À l’approche des élections législatives du 23 septembre, les marchés hebdomadaires situés dans les différentes communes rurales de la région de l’Oriental deviennent de véritables points de ralliement pour les candidats. Ces souks, qui attirent une large part de la population des villages et des douars avoisinants, offrent une opportunité idéale pour exposer les grandes orientations des listes électorales dans un cadre unique, à la fois spatial et temporel.
Dans une perspective sociologique, le chercheur Mohamed Mbarki souligne que la campagne marocaine a historiquement constitué un réservoir électoral crucial, jouant un rôle déterminant dans la compétition électorale et l’émergence des élites locales. Dans une déclaration à l’Agence Marocaine de Presse (MAP), M. Mbarki relève un paradoxe sociologique : les populations rurales affichent une mobilisation et une participation électorale souvent plus vigoureuses que dans les centres urbains, où le taux de participation peut parfois marquer un recul.

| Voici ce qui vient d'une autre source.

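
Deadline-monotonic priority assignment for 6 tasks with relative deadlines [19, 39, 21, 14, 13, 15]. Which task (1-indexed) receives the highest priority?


Sort tasks by relative deadline (ascending):
  Task 5: deadline = 13
  Task 4: deadline = 14
  Task 6: deadline = 15
  Task 1: deadline = 19
  Task 3: deadline = 21
  Task 2: deadline = 39
Priority order (highest first): [5, 4, 6, 1, 3, 2]
Highest priority task = 5

5


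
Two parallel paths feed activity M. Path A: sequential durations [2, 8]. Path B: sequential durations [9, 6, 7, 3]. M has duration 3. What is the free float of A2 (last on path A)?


ES(A2) = sum of predecessors on chain A = 2
EF(A2) = ES + duration = 2 + 8 = 10
Successor of A2 is M. ES(M) = max(sum(A), sum(B)) = max(10, 25) = 25
Free float = ES(successor) - EF(current) = 25 - 10 = 15

15


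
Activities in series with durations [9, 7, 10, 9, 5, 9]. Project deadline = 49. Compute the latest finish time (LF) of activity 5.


LF(activity 5) = deadline - sum of successor durations
Successors: activities 6 through 6 with durations [9]
Sum of successor durations = 9
LF = 49 - 9 = 40

40


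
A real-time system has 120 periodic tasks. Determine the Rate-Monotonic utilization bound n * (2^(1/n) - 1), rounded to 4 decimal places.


Compute 2^(1/120) = 1.0057929411
Subtract 1: 1.0057929411 - 1 = 0.0057929411
Multiply by n: 120 * 0.0057929411 = 0.6951529320
Round to 4 dp: 0.6952

0.6952


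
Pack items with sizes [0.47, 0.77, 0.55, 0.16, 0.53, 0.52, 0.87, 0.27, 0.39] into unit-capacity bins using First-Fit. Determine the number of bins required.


Place items sequentially using First-Fit:
  Item 0.47 -> new Bin 1
  Item 0.77 -> new Bin 2
  Item 0.55 -> new Bin 3
  Item 0.16 -> Bin 1 (now 0.63)
  Item 0.53 -> new Bin 4
  Item 0.52 -> new Bin 5
  Item 0.87 -> new Bin 6
  Item 0.27 -> Bin 1 (now 0.9)
  Item 0.39 -> Bin 3 (now 0.94)
Total bins used = 6

6


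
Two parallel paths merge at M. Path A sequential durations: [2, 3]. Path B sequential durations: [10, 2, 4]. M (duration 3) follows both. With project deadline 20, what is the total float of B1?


Forward pass: ES(B1) = sum of predecessors on chain B = 0
EF = ES + duration = 0 + 10 = 10
Backward pass: LF(M) = deadline = 20; LS(M) = 20 - 3 = 17
LF(B1) = LS(M) - sum(successors on chain B) = 17 - 6 = 11
LS = LF - duration = 11 - 10 = 1
Total float = LS - ES = 1 - 0 = 1

1


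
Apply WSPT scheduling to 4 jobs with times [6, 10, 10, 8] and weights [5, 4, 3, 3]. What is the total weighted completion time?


Compute p/w ratios and sort ascending (WSPT): [(6, 5), (10, 4), (8, 3), (10, 3)]
Compute weighted completion times:
  Job (p=6,w=5): C=6, w*C=5*6=30
  Job (p=10,w=4): C=16, w*C=4*16=64
  Job (p=8,w=3): C=24, w*C=3*24=72
  Job (p=10,w=3): C=34, w*C=3*34=102
Total weighted completion time = 268

268


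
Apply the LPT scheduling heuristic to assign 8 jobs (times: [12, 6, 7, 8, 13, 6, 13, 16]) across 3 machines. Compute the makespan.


Sort jobs in decreasing order (LPT): [16, 13, 13, 12, 8, 7, 6, 6]
Assign each job to the least loaded machine:
  Machine 1: jobs [16, 7, 6], load = 29
  Machine 2: jobs [13, 12], load = 25
  Machine 3: jobs [13, 8, 6], load = 27
Makespan = max load = 29

29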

Ce phénomène s’explique, selon l’expert, par le recours à des mécanismes de proximité traditionnels et à des liens sociaux étroits pour encadrer les citoyens. L’utilisation des espaces communs, tels que les marchés hebdomadaires, sert de levier central pour la mobilisation, tandis que le poids des circonscriptions rurales demeure un facteur décisif pour arbitrer les résultats finaux et orienter l’équation électorale.

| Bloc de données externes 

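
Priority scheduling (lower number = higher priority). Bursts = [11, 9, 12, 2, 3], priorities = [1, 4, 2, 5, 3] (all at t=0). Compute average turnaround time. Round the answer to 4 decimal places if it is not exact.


Sort by priority (ascending = highest first):
Order: [(1, 11), (2, 12), (3, 3), (4, 9), (5, 2)]
Completion times:
  Priority 1, burst=11, C=11
  Priority 2, burst=12, C=23
  Priority 3, burst=3, C=26
  Priority 4, burst=9, C=35
  Priority 5, burst=2, C=37
Average turnaround = 132/5 = 26.4

26.4


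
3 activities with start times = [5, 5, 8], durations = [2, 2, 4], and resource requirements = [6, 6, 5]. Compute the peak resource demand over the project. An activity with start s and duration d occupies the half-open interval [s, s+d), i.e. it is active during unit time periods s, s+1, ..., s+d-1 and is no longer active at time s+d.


Each activity i is active on [start_i, start_i + duration_i).
Compute total resource usage per time slot:
  t=0: active resources = [], total = 0
  t=1: active resources = [], total = 0
  t=2: active resources = [], total = 0
  t=3: active resources = [], total = 0
  t=4: active resources = [], total = 0
  t=5: active resources = [6, 6], total = 12
  t=6: active resources = [6, 6], total = 12
  t=7: active resources = [], total = 0
  t=8: active resources = [5], total = 5
  t=9: active resources = [5], total = 5
  t=10: active resources = [5], total = 5
  t=11: active resources = [5], total = 5
Peak resource demand = 12

12


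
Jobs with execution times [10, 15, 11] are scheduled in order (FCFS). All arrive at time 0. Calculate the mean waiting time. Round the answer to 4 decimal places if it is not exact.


FCFS order (as given): [10, 15, 11]
Waiting times:
  Job 1: wait = 0
  Job 2: wait = 10
  Job 3: wait = 25
Sum of waiting times = 35
Average waiting time = 35/3 = 11.6667

11.6667


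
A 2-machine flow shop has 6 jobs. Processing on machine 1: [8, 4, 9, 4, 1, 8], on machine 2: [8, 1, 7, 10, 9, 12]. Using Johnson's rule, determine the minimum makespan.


Apply Johnson's rule:
  Group 1 (a <= b): [(5, 1, 9), (4, 4, 10), (1, 8, 8), (6, 8, 12)]
  Group 2 (a > b): [(3, 9, 7), (2, 4, 1)]
Optimal job order: [5, 4, 1, 6, 3, 2]
Schedule:
  Job 5: M1 done at 1, M2 done at 10
  Job 4: M1 done at 5, M2 done at 20
  Job 1: M1 done at 13, M2 done at 28
  Job 6: M1 done at 21, M2 done at 40
  Job 3: M1 done at 30, M2 done at 47
  Job 2: M1 done at 34, M2 done at 48
Makespan = 48

48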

Le chercheur insiste toutefois sur la nécessité pour les formations politiques de dépasser l’approche « saisonnière » dans leurs relations avec le monde rural. Il appelle à renouveler les outils d’encadrement et de communication de manière pérenne, en accordant une priorité absolue aux infrastructures, au désenclavement, ainsi qu’à l’amélioration des services sociaux de base dans les secteurs de la santé, de l’éducation et de l’emploi.
Parallèlement à la communication numérique, les candidats et les militants des partis privilégient ces campagnes de proximité sur le terrain. Les souks permettent d’ouvrir des discussions directes avec les usagers et les commerçants, à l’écoute de leurs préoccupations. Ces échanges se concentrent principalement sur les moyens de soutenir le secteur agricole face aux défis climatiques actuels.
Plusieurs candidats en lice dans différentes circonscriptions confirment que cette méthode de communication constitue un outil efficace pour recueillir les attentes de la population rurale. De leur côté, de nombreux citoyens voient en ces espaces une occasion de se familiariser avec les programmes liés à l’approvisionnement en eau d’irrigation et à la facilitation de la commercialisation des produits agricoles.
À travers ce dispositif de communication, les acteurs politiques visent à accroître le taux de participation aux échéances électorales en milieu rural, tout en incitant les citoyens à s’impliquer activement dans le processus électoral pour désigner des représentants capables de traduire leurs aspirations au sein de l’institution législative.